Als Alma vier ist, zieht die Familie um nach Eldena auf eine Bauernstelle. Nun sind sie keine Büdner mehr, sondern was viel besseres, nämlich Bauern. Stolz dürfen sie jetzt den „Buernweg“ (Bauernweg) benutzen. Allerdings verschulden sie sich hoch. Die Felder liegen weit auseinder, sind nur zeitraubend zu bewirtschaften. Gespart wird an allem. „Gaud Bodder“ (Gute Butter) kommt nicht auf den Tisch. Dafür Pökelspeckschwarte in Eintopf.

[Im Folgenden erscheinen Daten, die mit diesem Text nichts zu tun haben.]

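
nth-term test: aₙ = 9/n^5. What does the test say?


lim(n→∞) 9/n^5 = 0
lim aₙ = 0 → nth-term test is INCONCLUSIVE
(Need other tests; this is actually a convergent p-series with p=5 > 1)

Inconclusive (lim aₙ = 0; need another test)


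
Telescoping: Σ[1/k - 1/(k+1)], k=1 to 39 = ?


Telescoping: adjacent terms cancel.
= 1/1 - 1/40
= 1 - 1/40 = 39/40

Sum = 39/40


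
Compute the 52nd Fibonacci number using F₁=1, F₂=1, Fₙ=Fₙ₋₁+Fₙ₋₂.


Fibonacci sequence: 1, 1, 2, 3, 5, 8, 13, 21, 34, 55, 89, ...
F(52) = 32951280099

F(52) = 32951280099


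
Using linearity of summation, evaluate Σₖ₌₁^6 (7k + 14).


Σ(7k+14) = 7·Σk + 14·n
= 7·21 + 14·6
= 147 + 84 = 231

Σ = 231


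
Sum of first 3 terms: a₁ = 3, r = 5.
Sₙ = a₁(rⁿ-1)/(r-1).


Sₙ = 3×(5^3 - 1)/(5 - 1)
= 3×(125 - 1)/4
= 3×124/4
= 93

S_3 = 93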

Alma schmeckt das so wenig wie ihren Geschwistern. Heimlich steckt sie Schwarten in ihre Schürzentasche oder wirft sie gleich unter den Tisch zu den Hunden, wenn die nicht vorher durch den Befehl „Hunn’n rut!“ (Hunde raus) rausgejagt worden sind. Für Gäste - wenn es denn mal welche gibt - hat die Mutter einen aufmunternden Spruch parat „Esst, leiwe Gäst, schont de Wust und langt äwer den Bodder weg!“ (Esst, liebe Gast, schont die Wurst und langt über die Butter weg) Holzpantoffeln - hölten Tüffel - müssen möglichst lange halten. Wenn es einigermaßen warm ist, heißt es „barst“ (barfuß) lopen.

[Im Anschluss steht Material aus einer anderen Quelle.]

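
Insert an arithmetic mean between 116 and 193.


AM = (116 + 193)/2 = 309/2 = 154.5

AM = 154.5


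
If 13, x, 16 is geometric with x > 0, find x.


GM = √(13×16) = √208 = 14.4222

GM = 14.4222


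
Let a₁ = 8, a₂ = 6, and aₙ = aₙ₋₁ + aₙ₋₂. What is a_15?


Computing iteratively: 8, 6, 14, 20, 34, 54, 88, 142, 230, 372, 602, 974, ...
a_15 = 4126

a_15 = 4126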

Aber es gibt auch Feste. Weihnachten zum Beispiel. Da schlägt der Vater eine Fichte im Wald, stellt sie in der Stube auf, hängt Äpfel und steckt Kerzen dran. Und wenn die Glocke ertönt, dürfen die Kinder kommen. Alle fassen sich an und wandern um den Tannenbaum, wobei sie Weihnachtslieder singen. Dann dürfen sie ihre Geschenke auswickeln. Bei den Jungen ist es immer ein Pferdegespann, das der Vater geschnitzt hat. Bei den Mädchen eine Puppe mit Lehmkopf, festgenäht in einem Schuhkarton. Immer wieder zur Vorsicht ermahnt, dürfen die Kinder die Festtage über damit spielen, dann wird alles wieder eingesammelt, bis zum nächsten Jahr, wo sich die Zeremonie wiederholt.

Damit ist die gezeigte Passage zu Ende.